Shechter II: Contemporary Dance 2.0 review – young steppers pulse to a clubby score

Contemporary Dance 2.0.
The dancers themselves look as if they’re in a trance state: Contemporary Dance 2.0. Photograph: Tom Visser

Hofesh Shechter’s dance always gives way to darkness at some point. You may start with a hand-scrawled sign saying “Part I, Pop”, and self-possessed performers channelling music-video vibes, looking us straight in the eye as bodies wind and pump and pop. But inevitably 10 minutes later half the dancers are flogging the other half, bodies fallen to the ground. Such is life in Shechter’s world.

Alongside the darkness comes playful cynicism – including about Shechter’s own art form – anarchic energy, humour, and a whiff of the Peggy Lee line: if that’s all there is, my friends, then let’s keep dancing. All these are in the mix in Contemporary Dance 2.0, a reboot of a piece Shechter made in 2019 for Sweden’s GöteborgsOperans Danskompani, reworked for Shechter II, his own junior company of dancers aged 18-25. It’s a strong, hardworking group, pummelling the accents of the choreography for 55 minutes to Shechter’s own clubby score.

Contemporary Dance 2.0.
Self-possessed performers channel music-video vibes: Contemporary Dance 2.0. Photograph: Todd MacDonald

Shechter’s choreography is shot through with countless references, magpied steps and fleeting images that sometime feel like subliminal advertising – did I just see what I thought I saw? He pinches from different styles, arm movements from waacking or locking, gyrating hips from Latin dance. There’s a machine gun motion, a man turned monkey. There are sudden changes of texture, from sharp bursts to serpentine bodies. But it’s still all recognisably Shechter. A pulsing current drives the movement, and its repetition and ritual become mesmeric – the dancers themselves sometimes look as if they’re in a trance state. This troupe is about half the size of that in the Swedish original, and you can imagine more bodies would increase the impact.

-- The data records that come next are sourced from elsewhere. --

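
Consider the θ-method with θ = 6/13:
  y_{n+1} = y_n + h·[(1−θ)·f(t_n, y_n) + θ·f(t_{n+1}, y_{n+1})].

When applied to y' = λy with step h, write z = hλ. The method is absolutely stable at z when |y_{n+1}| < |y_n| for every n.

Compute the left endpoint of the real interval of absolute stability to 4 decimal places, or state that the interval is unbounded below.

On y'=λy, z=hλ:
  y_{n+1} = y_n + z·[7/13·y_n + 6/13·y_{n+1}] ⇒ (1 − 6/13z)y_{n+1} = (1 + 7/13z)y_n
  R(z) = (1 + 7/13z)/(1 − 6/13z).

Boundary: |R(x)|=1, x<0.
x=-1.11: |R|=0.2660
R=−1: 1+7/13x = −1+6/13x ⇒ -1/13x=2 ⇒ x=2/(-1/13)=-26.0000
Confirm numerically:
  x=-19.883: |R|=0.95376 <1
  x=-14.502: |R|=0.88503 <1
  x=-13.812: |R|=0.87287 <1
  x=-26.435: |R|=1.00253 >1
  x=-26.129: |R|=1.00076 >1
  x=-26.035: |R|=1.00021 >1
Interval (-26.0000, 0).

left endpoint -26.0000.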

Dancers hold up placards announcing each section with ironic detachment. Part 4, entitled “contemporary dance”, swaps electronic beats for Bach, and front-facing unison for the dancers noodling off on their own trajectories, but actually many of the steps are similar. What is Shechter saying? That all these things and more are contemporary dance? Is he mocking labels and conventions? Or just playing with how you can shape energy on stage and push it out into the room? Sometimes that last one is what matters the most.